Lee Wochner: Writer. Director. Writing instructor. Thinker about things.


Action over despair

I try my best to be a Stoic.

No one is a true Stoic, at least not as outlined in the Enchiridion of Epictetus. Being a true, complete, Stoic would be to renounce joy and happiness (in addition to the more negative emotions), which would also mean rejecting everything, outside work, that makes life meaningful and enjoyable. Even when I first read the Enchiridion, decades ago, I realized this… and realized that Stoicism is best employed as a practice, and not as a goal.

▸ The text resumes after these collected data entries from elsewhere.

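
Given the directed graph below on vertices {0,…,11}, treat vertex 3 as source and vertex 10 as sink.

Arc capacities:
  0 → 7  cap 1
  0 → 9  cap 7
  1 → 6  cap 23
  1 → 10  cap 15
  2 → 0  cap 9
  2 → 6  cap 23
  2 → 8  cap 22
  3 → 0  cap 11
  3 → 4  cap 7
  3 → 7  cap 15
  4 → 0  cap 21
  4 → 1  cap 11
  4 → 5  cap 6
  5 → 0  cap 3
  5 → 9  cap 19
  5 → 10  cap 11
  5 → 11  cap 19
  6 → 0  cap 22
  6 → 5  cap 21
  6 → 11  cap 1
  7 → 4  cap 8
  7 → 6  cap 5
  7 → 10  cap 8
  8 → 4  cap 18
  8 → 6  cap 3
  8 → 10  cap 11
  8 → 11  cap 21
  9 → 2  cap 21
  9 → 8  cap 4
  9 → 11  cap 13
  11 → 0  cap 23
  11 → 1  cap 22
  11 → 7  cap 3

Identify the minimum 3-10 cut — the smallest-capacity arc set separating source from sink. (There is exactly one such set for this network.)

augment #1: 3→7→10 push 8
augment #2: 3→4→1→10 push 7
augment #3: 3→0→9→8→10 push 4
augment #4: 3→7→4→1→10 push 4
augment #5: 3→7→4→5→10 push 3
augment #6: 3→0→7→4→5→10 push 1
augment #7: 3→0→9→2→8→10 push 3
max flow = 30; residual-reachable set from 3 gives S-side
cut edges (S→T): {(0,7), (0,9), (3,4), (3,7)} total cap 30

Min-cut arcs: {(0,7), (0,9), (3,4), (3,7)} (total capacity 30)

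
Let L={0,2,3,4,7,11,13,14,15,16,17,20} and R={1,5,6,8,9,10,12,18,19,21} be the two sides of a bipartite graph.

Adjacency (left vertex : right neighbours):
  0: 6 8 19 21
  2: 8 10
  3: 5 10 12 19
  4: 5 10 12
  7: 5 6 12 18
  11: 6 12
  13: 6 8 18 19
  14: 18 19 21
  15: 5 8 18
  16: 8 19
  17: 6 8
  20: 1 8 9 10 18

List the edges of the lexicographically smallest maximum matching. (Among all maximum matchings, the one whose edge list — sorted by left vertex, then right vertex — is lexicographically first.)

Lex-smallest maximum matching: {(0,6), (2,8), (3,5), (4,10), (7,12), (13,18), (14,21), (16,19), (20,1)}

|M| = 9 (so the lex-smallest maximum matching has 9 edges)
process left vertices in ascending order; for each, take the smallest-labelled available neighbour that still permits 9 edges overall, or leave it unmatched if none does
lex-smallest matching: {0-6, 2-8, 3-5, 4-10, 7-12, 13-18, 14-21, 16-19, 20-1}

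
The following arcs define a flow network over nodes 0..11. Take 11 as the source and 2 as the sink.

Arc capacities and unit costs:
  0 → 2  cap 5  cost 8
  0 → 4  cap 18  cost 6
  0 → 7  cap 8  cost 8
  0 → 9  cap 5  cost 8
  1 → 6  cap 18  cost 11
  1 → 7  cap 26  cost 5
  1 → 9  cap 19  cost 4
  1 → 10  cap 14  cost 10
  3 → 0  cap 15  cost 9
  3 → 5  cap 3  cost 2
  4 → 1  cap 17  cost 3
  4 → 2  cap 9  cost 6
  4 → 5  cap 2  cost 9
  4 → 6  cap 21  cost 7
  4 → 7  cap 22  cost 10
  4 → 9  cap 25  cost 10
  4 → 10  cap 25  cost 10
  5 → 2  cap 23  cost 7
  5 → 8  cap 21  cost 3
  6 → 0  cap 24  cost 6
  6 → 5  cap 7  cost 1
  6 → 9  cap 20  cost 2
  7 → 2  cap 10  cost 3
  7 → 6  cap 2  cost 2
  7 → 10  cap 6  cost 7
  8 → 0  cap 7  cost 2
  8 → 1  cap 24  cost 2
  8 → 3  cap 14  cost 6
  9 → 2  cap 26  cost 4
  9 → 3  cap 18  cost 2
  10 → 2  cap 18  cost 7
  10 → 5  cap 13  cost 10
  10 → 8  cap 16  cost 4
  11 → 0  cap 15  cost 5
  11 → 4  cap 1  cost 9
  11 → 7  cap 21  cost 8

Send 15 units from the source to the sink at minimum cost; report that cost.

shortest-cost path #1: 11→7→2 push 10 @ unit cost 11 (adds 110)
shortest-cost path #2: 11→0→2 push 5 @ unit cost 13 (adds 65)
total cost = 175

Minimum cost for 15 units: 175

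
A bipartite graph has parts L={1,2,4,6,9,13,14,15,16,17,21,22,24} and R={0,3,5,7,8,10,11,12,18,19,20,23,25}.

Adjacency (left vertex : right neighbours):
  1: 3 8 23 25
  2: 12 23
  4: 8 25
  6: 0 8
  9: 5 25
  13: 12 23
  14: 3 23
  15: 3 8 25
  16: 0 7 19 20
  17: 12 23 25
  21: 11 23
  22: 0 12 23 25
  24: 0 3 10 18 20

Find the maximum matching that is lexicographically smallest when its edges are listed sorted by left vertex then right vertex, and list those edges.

Lex-smallest maximum matching: {(1,3), (2,12), (4,8), (6,0), (9,5), (13,23), (15,25), (16,7), (21,11), (24,10)}

|M| = 10 (so the lex-smallest maximum matching has 10 edges)
process left vertices in ascending order; for each, take the smallest-labelled available neighbour that still permits 10 edges overall, or leave it unmatched if none does
lex-smallest matching: {1-3, 2-12, 4-8, 6-0, 9-5, 13-23, 15-25, 16-7, 21-11, 24-10}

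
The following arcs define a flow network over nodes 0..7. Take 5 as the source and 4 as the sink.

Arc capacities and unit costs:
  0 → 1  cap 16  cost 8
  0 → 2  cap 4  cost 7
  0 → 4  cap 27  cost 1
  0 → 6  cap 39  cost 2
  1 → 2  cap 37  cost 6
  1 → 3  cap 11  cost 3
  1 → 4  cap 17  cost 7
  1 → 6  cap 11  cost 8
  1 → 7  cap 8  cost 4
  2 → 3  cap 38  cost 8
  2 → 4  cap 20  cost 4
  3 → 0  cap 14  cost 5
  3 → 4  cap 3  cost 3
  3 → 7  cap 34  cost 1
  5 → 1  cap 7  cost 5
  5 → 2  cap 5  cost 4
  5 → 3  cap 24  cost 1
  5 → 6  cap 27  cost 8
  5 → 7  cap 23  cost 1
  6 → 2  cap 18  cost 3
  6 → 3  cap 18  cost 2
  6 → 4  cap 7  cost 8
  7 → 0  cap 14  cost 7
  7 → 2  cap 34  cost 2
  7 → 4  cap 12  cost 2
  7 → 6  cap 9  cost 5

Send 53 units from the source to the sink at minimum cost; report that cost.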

That practice, which has brought me great relief throughout my life, is summed up best as this:  “There are things within your control, and things outside your control. Things within your control, you may exert your power over. Things outside your control, you should let go.” Applied well, this can be awfully soothing. Plus, productive. It counsels correct action, and relieves frustration.

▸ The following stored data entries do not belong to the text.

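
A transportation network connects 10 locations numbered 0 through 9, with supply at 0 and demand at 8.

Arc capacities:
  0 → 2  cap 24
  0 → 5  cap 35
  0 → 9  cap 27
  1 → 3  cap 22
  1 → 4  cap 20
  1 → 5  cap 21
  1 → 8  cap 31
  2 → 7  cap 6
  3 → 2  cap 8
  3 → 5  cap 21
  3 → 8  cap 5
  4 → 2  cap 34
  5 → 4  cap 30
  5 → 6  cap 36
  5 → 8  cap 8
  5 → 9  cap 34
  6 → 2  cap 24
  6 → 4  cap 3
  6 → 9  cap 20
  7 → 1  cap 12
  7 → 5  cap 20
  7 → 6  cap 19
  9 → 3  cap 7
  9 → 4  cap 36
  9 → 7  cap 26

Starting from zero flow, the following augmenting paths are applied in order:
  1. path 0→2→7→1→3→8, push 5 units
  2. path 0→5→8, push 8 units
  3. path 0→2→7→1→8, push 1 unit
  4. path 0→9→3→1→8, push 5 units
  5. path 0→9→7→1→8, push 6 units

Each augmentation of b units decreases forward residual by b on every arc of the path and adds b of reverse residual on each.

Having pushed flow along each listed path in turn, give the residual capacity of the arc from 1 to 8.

after path 1 (0→2→7→1→3→8, push 5): res(1,8)=31
after path 2 (0→5→8, push 8): res(1,8)=31
after path 3 (0→2→7→1→8, push 1): res(1,8)=30
after path 4 (0→9→3→1→8, push 5): res(1,8)=25
after path 5 (0→9→7→1→8, push 6): res(1,8)=19

Residual capacity of (1,8): 19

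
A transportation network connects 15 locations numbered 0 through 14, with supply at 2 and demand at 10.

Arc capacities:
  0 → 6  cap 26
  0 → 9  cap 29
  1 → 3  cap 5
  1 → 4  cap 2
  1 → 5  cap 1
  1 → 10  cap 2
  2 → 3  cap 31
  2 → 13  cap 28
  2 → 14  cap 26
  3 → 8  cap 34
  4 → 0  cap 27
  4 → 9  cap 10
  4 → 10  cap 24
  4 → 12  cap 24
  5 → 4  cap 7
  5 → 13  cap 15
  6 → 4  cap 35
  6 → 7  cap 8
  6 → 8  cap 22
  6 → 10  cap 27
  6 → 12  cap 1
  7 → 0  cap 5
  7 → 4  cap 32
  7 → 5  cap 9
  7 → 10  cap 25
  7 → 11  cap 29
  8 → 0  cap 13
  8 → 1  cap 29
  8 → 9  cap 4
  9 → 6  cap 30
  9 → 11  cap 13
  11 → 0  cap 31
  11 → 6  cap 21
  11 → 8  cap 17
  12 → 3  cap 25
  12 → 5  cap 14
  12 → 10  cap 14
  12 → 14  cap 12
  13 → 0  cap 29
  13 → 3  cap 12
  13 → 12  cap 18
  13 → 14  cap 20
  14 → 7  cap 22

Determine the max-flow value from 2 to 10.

Maximum flow value: 72

augment #1: 2→13→12→10 bottleneck 14, total now 14
augment #2: 2→14→7→10 bottleneck 22, total now 36
augment #3: 2→3→8→1→10 bottleneck 2, total now 38
augment #4: 2→13→0→6→10 bottleneck 14, total now 52
augment #5: 2→3→8→0→6→10 bottleneck 12, total now 64
augment #6: 2→3→8→1→4→10 bottleneck 2, total now 66
augment #7: 2→3→8→9→6→10 bottleneck 1, total now 67
augment #8: 2→3→8→1→5→4→10 bottleneck 1, total now 68
augment #9: 2→3→8→9→6→4→10 bottleneck 3, total now 71
augment #10: 2→3→8→0→9→6→4→10 bottleneck 1, total now 72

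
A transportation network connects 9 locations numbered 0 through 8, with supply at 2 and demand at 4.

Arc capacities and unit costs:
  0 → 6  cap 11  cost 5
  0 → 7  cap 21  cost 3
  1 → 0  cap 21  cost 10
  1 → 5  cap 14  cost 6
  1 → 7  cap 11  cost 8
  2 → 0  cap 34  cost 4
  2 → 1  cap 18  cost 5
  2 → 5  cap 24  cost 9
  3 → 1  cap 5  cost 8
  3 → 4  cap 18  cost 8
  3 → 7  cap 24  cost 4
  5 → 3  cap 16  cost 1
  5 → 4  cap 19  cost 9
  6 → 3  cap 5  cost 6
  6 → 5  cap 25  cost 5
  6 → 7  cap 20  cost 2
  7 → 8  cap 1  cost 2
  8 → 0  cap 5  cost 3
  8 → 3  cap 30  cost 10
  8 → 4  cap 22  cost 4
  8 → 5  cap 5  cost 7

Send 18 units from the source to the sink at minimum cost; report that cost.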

After a glorious 18 days off — from any kind of work, from even thinking about anything troubling, as I went to Spain to see the world’s actual greatest rock band and also to New Jersey (twice) to visit my birth family, and even from writing anything in any form — this week I found myself clenching my jaw and my shoulder muscles as I bore witness to the presidential impeachment “trial” unfolding. So far, the result isn’t any different from what I thought it’d be, but its lack of suspense doesn’t drain me of my dread and outrage; a country in which, evidently, anything a sitting president might do to ensure his own re-election is permissible surely isn’t the country the Founders conceived, nor is it the one I thought I lived in. Tonight, after the Senate voted 51-49 not to hear from witnesses (and after more than one of the GOP Senators voting against witnesses said they believed that the Democratic House managers had proved their case — but they still didn’t care), I decided to come home, grill a big steak, drink an entire bottle of red wine, and watch something distracting on Netflix. Because what they had done was infuriating, but it was outside my control.

That’s what Stoicism does for you — it helps you question what you can affect, and what you can’t, and constantly raises for you the question of what, if anything, you could do.

I grilled my ginormous tomahawk steak (freshly purchased from Ralph’s on a WooHoo! deal) outside, cracked open a bottle of Spanish red wine, and sat out there enjoying both, while occasionally throwing a piece of the steak to my two dogs and petting them to our mutual satisfaction. It was pretty good.

Except — I was still seething.

So I went on ActBlue and donated a shit ton of money against those GOP assholes in the Senate running for re-election, and against Mitch McConnell in particular, because y’know what? It may not seem very Stoic, but  THAT was within my control.

So now I’m thinking: Just watch what the 58% of us who hate all this are going to get up to in the next 10 months. There are millions of us. And that action is within our control, too.

3 Responses to “Action over despair”

  1. Dan Says:

    I can relate to all you say, but my pessimism grows. And grows.

    You got any of that Steak left?

  2. Jim Markley Says:

    Glad you had good trips. Forgive my ignorance, but Stoicism sounds a lot the AA prayer of help me accept the things I cannot change, courage to change what I can and the wisdom to know the difference. As far as politics, I thought you were fond of saying you were neutral and tried not to favor just one side? 58% of who? There are millions on both sides. Talk about knowing what you can’t change!

  3. Lee Wochner Says:

    Yes, there are millions on both sides. I was referencing the (at-the-time) 58% in every poll who are opposed to Trump. At the moment, the number is, worryingly, only 51%. Re AA, which I don’t know much about, and re other forms of wisdom and guidance, I imagine there are a lot of systems predicated upon this sort of knowledge and acceptance — however infrequently they are followed.